By John Stewart, chief investment officer at Farmers Trust Co.

Week in Review: Fed Helps Grease the Market

Money is the oil that keeps the market engines running smoothly, and the Federal Reserve just helped grease the gears by lowering its key interest rate target by a quarter-point this week.

Despite some recent signs of inflationary pressures, weakness in the labor market gave the Fed the license to ease monetary policy, and it looks like more easing is going to be on the way.

What got markets excited wasn’t the quarter-point cut. Everyone, and I mean literally everyone, expected that.
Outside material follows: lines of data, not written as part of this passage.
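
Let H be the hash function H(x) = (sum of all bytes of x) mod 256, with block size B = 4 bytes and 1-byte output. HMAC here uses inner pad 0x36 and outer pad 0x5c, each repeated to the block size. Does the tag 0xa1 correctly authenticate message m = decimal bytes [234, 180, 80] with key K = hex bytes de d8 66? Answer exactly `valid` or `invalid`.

Key hex bytes de d8 66 is 3 bytes ≤ B = 4; zero-pad to 4 bytes: K' = de d8 66 00.
K' ⊕ ipad = e8 ee 50 36; K' ⊕ opad = 82 84 3a 5c.
Inner hash: sum = 232+238+80+54+234+180+80 = 1098; mod 256 = 74 → 4a.
Outer hash (recomputed tag): sum = 130+132+58+92+74 = 486; mod 256 = 230 → e6.
Recomputed tag = e6; claimed = a1 → mismatch.

invalid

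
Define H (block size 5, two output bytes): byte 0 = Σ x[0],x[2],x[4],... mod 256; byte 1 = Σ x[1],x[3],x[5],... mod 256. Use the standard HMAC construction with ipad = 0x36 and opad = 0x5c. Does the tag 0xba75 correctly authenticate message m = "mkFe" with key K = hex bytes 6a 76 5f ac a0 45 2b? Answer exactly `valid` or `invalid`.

Key hex bytes 6a 76 5f ac a0 45 2b is 7 bytes > B = 5, so hash it first: H(key) = 94 67, then zero-pad to 5 bytes: K' = 94 67 00 00 00.
K' ⊕ ipad = a2 51 36 36 36; K' ⊕ opad = c8 3b 5c 5c 5c.
Inner hash: even-index sum = 478 mod 256 = 222; odd-index sum = 314 mod 256 = 58 → de 3a.
Outer hash (recomputed tag): even-index sum = 442 mod 256 = 186; odd-index sum = 373 mod 256 = 117 → ba 75.
Recomputed tag = ba75; claimed = ba75 → match.

valid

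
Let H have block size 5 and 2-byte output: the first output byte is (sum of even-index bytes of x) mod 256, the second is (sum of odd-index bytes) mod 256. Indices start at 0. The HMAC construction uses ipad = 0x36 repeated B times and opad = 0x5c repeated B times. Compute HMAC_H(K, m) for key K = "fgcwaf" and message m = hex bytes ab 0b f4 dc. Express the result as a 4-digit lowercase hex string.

75e3

Key "fgcwaf" = 66 67 63 77 61 66 is 6 bytes > B = 5, so hash it first: H(key) = 2a 44, then zero-pad to 5 bytes: K' = 2a 44 00 00 00.
K' ⊕ ipad = 1c 72 36 36 36.  K' ⊕ opad = 76 18 5c 5c 5c.
Inner input = (K'⊕ipad) ∥ m = 1c 72 36 36 36 ∥ ab 0b f4 dc.
Inner hash: even-index sum = 367 mod 256 = 111; odd-index sum = 583 mod 256 = 71 → 6f 47.
Outer input = (K'⊕opad) ∥ inner = 76 18 5c 5c 5c ∥ 6f 47.
Outer hash (tag): even-index sum = 373 mod 256 = 117; odd-index sum = 227 mod 256 = 227 → 75 e3.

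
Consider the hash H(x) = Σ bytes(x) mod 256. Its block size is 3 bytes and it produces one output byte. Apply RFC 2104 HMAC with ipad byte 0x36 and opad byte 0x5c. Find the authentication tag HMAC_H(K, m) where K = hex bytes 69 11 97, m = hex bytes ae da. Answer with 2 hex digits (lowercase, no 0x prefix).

fc

Key hex bytes 69 11 97 is exactly B = 3 bytes: K' = 69 11 97.
K' ⊕ ipad = 5f 27 a1.  K' ⊕ opad = 35 4d cb.
Inner input = (K'⊕ipad) ∥ m = 5f 27 a1 ∥ ae da.
Inner hash: sum = 95+39+161+174+218 = 687; mod 256 = 175 → af.
Outer input = (K'⊕opad) ∥ inner = 35 4d cb ∥ af.
Outer hash (tag): sum = 53+77+203+175 = 508; mod 256 = 252 → fc.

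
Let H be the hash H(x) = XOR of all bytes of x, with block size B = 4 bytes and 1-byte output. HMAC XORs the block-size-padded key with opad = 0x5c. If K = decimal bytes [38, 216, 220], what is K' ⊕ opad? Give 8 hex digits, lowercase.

7a84805c

Key decimal bytes [38, 216, 220] = 26 d8 dc is 3 bytes ≤ B = 4; zero-pad to 4 bytes: K' = 26 d8 dc 00.
XOR each byte with 0x5c: 26⊕5c=7a, d8⊕5c=84, dc⊕5c=80, 00⊕5c=5c.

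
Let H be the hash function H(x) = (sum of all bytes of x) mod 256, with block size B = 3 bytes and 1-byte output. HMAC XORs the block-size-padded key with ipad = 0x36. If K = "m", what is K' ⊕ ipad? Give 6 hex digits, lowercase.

Key "m" = 6d is 1 byte ≤ B = 3; zero-pad to 3 bytes: K' = 6d 00 00.
XOR each byte with 0x36: 6d⊕36=5b, 00⊕36=36, 00⊕36=36.

5b3636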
What really got investors bulled up was the prospect of much bigger interest rate reductions going forward relative to what was expected heading into the Fed meeting.

Investors now expect – AT LEAST – two more quarter-point cuts between now and the end of the year, and one Fed governor was calling for a total of five cuts. An additional two cuts are expected in the first half of next year as well.

At least for the time being, it seems that investors will continue to party like it’s 1999.

It seems as if valuations no longer matter when making investment decisions.

By valuations, I mean the price of a company or stock relative to some fundamental metric like sales or earnings.

For some time now, it seems as if the most expensive stocks have been the best performers as the most sought-after companies keep getting more expensive with almost no regard to the prices that are being paid for their shares.

There’s a famous quote that markets can stay irrational longer than you can remain solvent – and that is indeed true.

I can’t say when some of these overvalued stocks will meet reality, but I would caution long-term investors to be careful not to acquire too many holdings in their portfolios at nosebleed valuation levels.

Looking Ahead: Watching the Data

We won’t be getting much in the way of corporate earnings reports for at least a few more weeks, so investors will be looking for clues in the economic data for signs as to where this market is heading.

With the exception of a couple of weak jobs reports, the data has been rather robust and shows little sign of a slowdown – if anything, it seems to be accelerating as we move into the final quarter of the year.

Next week, we’ll get a lot more data, including PMI numbers for both services and manufacturing, new home sales, durable goods orders and the Fed’s preferred inflation gauge – the PCE index.

Most of this stuff is fairly backward looking.  Forward looking earnings estimates continue to climb, which is primarily why the stock market continues to move higher as well.